Parallèlement, le changement climatique a probablement accéléré les sécheresses qui sévissent en Irak, qui a connu l'année la plus sèche jamais enregistrée depuis 1933, ainsi qu'en Syrie et en Iran, a déclaré World Weather Attribution, un groupe de scientifiques internationaux qui étudient le rôle du réchauffement climatique dans les conditions météorologiques extrêmes.

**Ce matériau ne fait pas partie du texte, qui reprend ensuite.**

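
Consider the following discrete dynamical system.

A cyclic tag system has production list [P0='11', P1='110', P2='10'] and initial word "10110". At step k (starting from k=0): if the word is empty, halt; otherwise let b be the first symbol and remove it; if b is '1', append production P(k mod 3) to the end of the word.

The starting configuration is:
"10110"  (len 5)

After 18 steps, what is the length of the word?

17

[0] "10110"  (len 5)
[1] "011011"  (len 6)
[2] "11011"  (len 5)
[3] "101110"  (len 6)
[4] "0111011"  (len 7)
[5] "111011"  (len 6)
[6] "1101110"  (len 7)
[7] "10111011"  (len 8)
[8] "0111011110"  (len 10)
[9] "111011110"  (len 9)
[10] "1101111011"  (len 10)
[11] "101111011110"  (len 12)
[12] "0111101111010"  (len 13)
[13] "111101111010"  (len 12)
[14] "11101111010110"  (len 14)
[15] "110111101011010"  (len 15)
[16] "1011110101101011"  (len 16)
[17] "011110101101011110"  (len 18)
[18] "11110101101011110"  (len 17)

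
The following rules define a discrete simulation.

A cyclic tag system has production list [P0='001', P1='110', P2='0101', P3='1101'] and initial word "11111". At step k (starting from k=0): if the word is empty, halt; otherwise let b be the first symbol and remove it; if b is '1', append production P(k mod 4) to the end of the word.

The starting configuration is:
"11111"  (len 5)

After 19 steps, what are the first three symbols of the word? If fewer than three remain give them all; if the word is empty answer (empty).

[0] "11111"  (len 5)
[1] "1111001"  (len 7)
[2] "111001110"  (len 9)
[3] "110011100101"  (len 12)
[4] "100111001011101"  (len 15)
[5] "00111001011101001"  (len 17)
[6] "0111001011101001"  (len 16)
[7] "111001011101001"  (len 15)
[8] "110010111010011101"  (len 18)
[9] "10010111010011101001"  (len 20)
[10] "0010111010011101001110"  (len 22)
[11] "010111010011101001110"  (len 21)
[12] "10111010011101001110"  (len 20)
[13] "0111010011101001110001"  (len 22)
[14] "111010011101001110001"  (len 21)
[15] "110100111010011100010101"  (len 24)
[16] "101001110100111000101011101"  (len 27)
[17] "01001110100111000101011101001"  (len 29)
[18] "1001110100111000101011101001"  (len 28)
[19] "0011101001110001010111010010101"  (len 31)

001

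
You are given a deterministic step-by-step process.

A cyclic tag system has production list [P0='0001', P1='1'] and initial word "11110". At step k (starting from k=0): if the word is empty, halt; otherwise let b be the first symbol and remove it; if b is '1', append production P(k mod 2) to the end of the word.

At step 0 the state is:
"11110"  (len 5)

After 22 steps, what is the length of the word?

k=0  "11110"  (len 5)
k=1  "11100001"  (len 8)
k=2  "11000011"  (len 8)
k=3  "10000110001"  (len 11)
k=4  "00001100011"  (len 11)
k=5  "0001100011"  (len 10)
k=6  "001100011"  (len 9)
k=7  "01100011"  (len 8)
k=8  "1100011"  (len 7)
k=9  "1000110001"  (len 10)
k=10  "0001100011"  (len 10)
k=11  "001100011"  (len 9)
k=12  "01100011"  (len 8)
k=13  "1100011"  (len 7)
k=14  "1000111"  (len 7)
k=15  "0001110001"  (len 10)
k=16  "001110001"  (len 9)
k=17  "01110001"  (len 8)
k=18  "1110001"  (len 7)
k=19  "1100010001"  (len 10)
k=20  "1000100011"  (len 10)
k=21  "0001000110001"  (len 13)
k=22  "001000110001"  (len 12)

12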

Avec un climat réchauffé de 2,3 degrés Fahrenheit en raison de la combustion de combustibles fossiles, on peut s'attendre à ce que la gravité de la sécheresse observée en Iran au cours de l'année dernière se reproduise tous les 10 ans, a déclaré le groupe. Si la température n'avait pas augmenté autant, on pourrait s'attendre à ce que cela se produise tous les 50 à 100 ans, ajoute le communiqué.

« La crise aiguë actuelle fait partie d’une crise de l’eau à plus long terme en Iran et dans la région au sens large, qui résulte d’une série de problèmes, notamment des sécheresses fréquentes avec des taux d’évaporation croissants, une agriculture gourmande en eau et une extraction non durable des eaux souterraines », a déclaré World Weather Attribution dans un récent rapport.

« Ces pressions combinées contribuent au stress hydrique chronique dans les grands centres urbains, dont Téhéran, qui risqueraient de graves pénuries d’eau et de rationnement d’urgence, tout en mettant à rude épreuve la productivité agricole et en intensifiant la concurrence pour des ressources rares. »

Karimi et Gambrell écrivent pour Associated Press. Gambrell a rapporté de Dubaï.